A vrai dire, j’avais acheté ce livre en sortie de projection un peu par sympathie mais sans illusion sur ce que je pensais être l’écriture romancée du film. Je dois reconnaître que je l’ai lu d’une traite car j’y ai trouvé un témoignage authentique qui révèle beaucoup sur la réalité des combattantes kurdes en Syrie.
Et si c’est évidemment la journaliste qui tient la plume, elle le fait avec une sensibilité féminine qui trahit bien les ressorts profonds de l’engagement de Viyan et de ses camarades.
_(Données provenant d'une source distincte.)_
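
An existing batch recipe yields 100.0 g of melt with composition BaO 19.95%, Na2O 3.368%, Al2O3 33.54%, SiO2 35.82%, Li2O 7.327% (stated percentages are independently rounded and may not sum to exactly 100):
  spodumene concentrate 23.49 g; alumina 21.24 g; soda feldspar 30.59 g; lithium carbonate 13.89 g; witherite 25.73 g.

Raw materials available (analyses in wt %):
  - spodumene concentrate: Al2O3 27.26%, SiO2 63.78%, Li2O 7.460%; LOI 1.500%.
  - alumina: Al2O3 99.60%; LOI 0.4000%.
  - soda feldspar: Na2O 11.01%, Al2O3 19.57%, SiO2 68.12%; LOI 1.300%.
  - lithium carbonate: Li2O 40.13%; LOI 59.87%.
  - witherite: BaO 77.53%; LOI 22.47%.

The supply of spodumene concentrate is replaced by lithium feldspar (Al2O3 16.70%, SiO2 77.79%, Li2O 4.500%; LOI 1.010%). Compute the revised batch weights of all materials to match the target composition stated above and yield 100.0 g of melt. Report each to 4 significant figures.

Revised batch per 100.0 g melt:
  lithium feldspar: 19.26 g
  alumina: 24.43 g
  soda feldspar: 30.59 g
  lithium carbonate: 16.10 g
  witherite: 25.73 g
Total batch = 116.1 g; LOI loss = 16.11 g

The intermediate values are printed rounded off to 4 significant digits in the working — exact precision is maintained in all steps; every reported value includes exactly one rounding. Derived quantities (LOI, the totals, glass mass, the yield, the five compositions) are re-derived using the weight values at 100.0 g of glass in full float precision exactly as printed in either problem or answer.
Per-oxide target masses for 100.0 g melt:
  BaO: 19.95% × 100.0 = 19.95 g
  Na2O: 3.368% × 100.0 = 3.368 g
  Al2O3: 33.54% × 100.0 = 33.54 g
  SiO2: 35.82% × 100.0 = 35.82 g
  Li2O: 7.327% × 100.0 = 7.327 g
A balance pass over the oxides, per the reported batch figures, relative to the basis at hand (summed amounts equal target values given rounding of the digits):
  BaO: 25.73·0.7753 = 19.95 g (target 19.95 g)
  Na2O: 30.59·0.1101 = 3.368 g (target 3.368 g)
  Al2O3: 19.26·0.1670 + 24.43·0.9960 + 30.59·0.1957 = 33.54 g (target 33.54 g)
  SiO2: 19.26·0.7779 + 30.59·0.6812 = 35.82 g (target 35.82 g)
  Li2O: 19.26·0.04500 + 16.10·0.4013 = 7.328 g (target 7.327 g)
Glass-mass bookkeeping: the batch minus its LOI: 100.0 g (targets for the oxides total 100.0 g; with the basis standing at 100.0 g — differing by rounding only).
Total batch = Σ batch = 116.1 g; LOI removed, Σ of batch·LOI: 16.11 g; as yield: glass ÷ batch → 86.12%.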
J’avais été frappé d’entendre dans le film cette phrase, lorsqu’elle dit qu’elle s’est engagée “bien avant” que Bachar el-Assad ne déclenche la guerre dans son pays, et bien avant Daëch.
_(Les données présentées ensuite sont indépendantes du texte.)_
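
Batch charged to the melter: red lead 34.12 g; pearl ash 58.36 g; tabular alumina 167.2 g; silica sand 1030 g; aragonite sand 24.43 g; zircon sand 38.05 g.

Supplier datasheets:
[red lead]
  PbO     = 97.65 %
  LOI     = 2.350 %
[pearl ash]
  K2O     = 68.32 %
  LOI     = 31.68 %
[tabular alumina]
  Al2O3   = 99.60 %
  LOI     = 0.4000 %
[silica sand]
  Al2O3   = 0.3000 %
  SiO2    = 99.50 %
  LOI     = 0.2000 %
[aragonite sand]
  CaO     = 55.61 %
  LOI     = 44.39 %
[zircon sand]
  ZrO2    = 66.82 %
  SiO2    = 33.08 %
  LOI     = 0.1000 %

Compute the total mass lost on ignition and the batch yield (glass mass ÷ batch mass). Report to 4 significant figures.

The whole derivation keeps full precision throughout. Values along the way are displayed (rounded to four significant digits) within the worked lines. Exactly one rounding is applied to each reported value; all derived quantities are recomputed using the weight values per 1319 g of glass in exact precision (the totals, net glass mass, the six compositions, LOI, yield) as given in the question or the answer.
Material-by-material LOI:
  red lead: 34.12 × 0.02350 = 0.8018 g
  pearl ash: 58.36 × 0.3168 = 18.49 g
  tabular alumina: 167.2 × 0.004000 = 0.6688 g
  silica sand: 1030 × 0.002000 = 2.060 g
  aragonite sand: 24.43 × 0.4439 = 10.84 g
  zircon sand: 38.05 × 0.001000 = 0.03805 g
Total LOI = 32.90 g
Glass = batch − LOI = 1352 − 32.90 = 1319 g

LOI loss = 32.90 g; glass = 1319 g; yield = 97.57%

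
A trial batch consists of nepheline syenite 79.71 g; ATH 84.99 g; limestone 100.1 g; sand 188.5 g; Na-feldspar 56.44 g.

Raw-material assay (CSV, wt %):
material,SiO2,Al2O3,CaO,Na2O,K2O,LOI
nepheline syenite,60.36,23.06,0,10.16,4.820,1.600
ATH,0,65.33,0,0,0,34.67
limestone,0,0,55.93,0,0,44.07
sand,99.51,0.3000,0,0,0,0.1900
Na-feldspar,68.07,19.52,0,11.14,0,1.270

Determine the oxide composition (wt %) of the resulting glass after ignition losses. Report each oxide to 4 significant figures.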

Ici le récit est encore plus révélateur : son engagement, c’est pour échapper à l’enfermement de la femme, même dans la société kurde, pour éviter le mariage forcé puis la vie soumise comme pour sa mère, ses sœurs et ses cousines, écrasées entre les grossesses à répétition, les tâches ménagères et les travaux des champs – décrivant par exemple l’exténuante cueillette des plantes de cumin et l’extraction des graines.
On est loin des discours théoriques, les détails sonnent juste, en particulier lorsqu’elle raconte la préparation de son évasion, totalement clandestine pour que sa famille ne l’empêche pas de rejoindre la résistance, la peur panique dans les quinze derniers jours avant son départ qu’on ne la marie de force, la fuite nocturne et la poursuite par son frère…
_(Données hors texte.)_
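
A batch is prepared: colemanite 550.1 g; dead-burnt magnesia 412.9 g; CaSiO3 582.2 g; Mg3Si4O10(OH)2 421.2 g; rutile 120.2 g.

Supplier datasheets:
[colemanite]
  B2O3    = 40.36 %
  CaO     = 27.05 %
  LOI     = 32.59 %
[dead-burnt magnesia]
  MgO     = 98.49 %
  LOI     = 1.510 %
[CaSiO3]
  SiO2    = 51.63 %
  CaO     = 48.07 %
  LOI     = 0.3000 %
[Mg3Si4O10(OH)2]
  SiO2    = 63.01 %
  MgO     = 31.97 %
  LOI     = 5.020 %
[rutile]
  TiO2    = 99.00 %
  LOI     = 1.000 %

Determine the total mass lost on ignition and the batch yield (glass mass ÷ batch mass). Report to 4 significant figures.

LOI loss = 209.6 g; glass = 1877 g; yield = 89.95%

The working math runs at exact precision at all times; mid-chain values appear rounded off to 4 significant figures in the printout. A single rounding completes every reported figure. The derived quantities, which include totals, yield, net glass mass, five oxide percentages, LOI, are carried in full precision, as given in either problem or answer, from the weighed amounts on 1877 g of glass.
Each material's LOI contribution:
  colemanite: 550.1 × 0.3259 = 179.3 g
  dead-burnt magnesia: 412.9 × 0.01510 = 6.235 g
  CaSiO3: 582.2 × 0.003000 = 1.747 g
  Mg3Si4O10(OH)2: 421.2 × 0.05020 = 21.14 g
  rutile: 120.2 × 0.01000 = 1.202 g
Total LOI = 209.6 g
Glass = batch − LOI = 2087 − 209.6 = 1877 g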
La suite, c’est ce qu’on voit dans le film, le témoignage d’un combat de femmes contre la barbarie de Daëch - avec la crainte des djihadistes d’être tués par des femmes et de ne plus être les bienvenus au paradis - mais aussi le combat contre le machisme de toute la région, arabes et kurdes confondus. Des scènes décrites sont émouvantes, comme son acharnement à apprendre à lire et à écrire après une enfance de frustration à voir ses frères aller à l’école et elle rester aux champs, mais aussi son choc de découvrir dans la guérilla kurde des combattants hommes partager les tâches ménagères, faire la vaisselle et peler les oignons !
On ne peut pas résumer un témoignage dont la richesse est dans la véracité, dans les détails, dans la camaraderie. Mais je signale aussi ce passage révélateur où elle retrouve les siens, avec une “permission” de deux jours dans sa famille, son retour en armes et en tenue de combat, personnage respecté qui doit encore lutter contre le machisme des siens mais repart avec la confidence unique de sa mère qui lui dit qu’elle a eu raison de partir.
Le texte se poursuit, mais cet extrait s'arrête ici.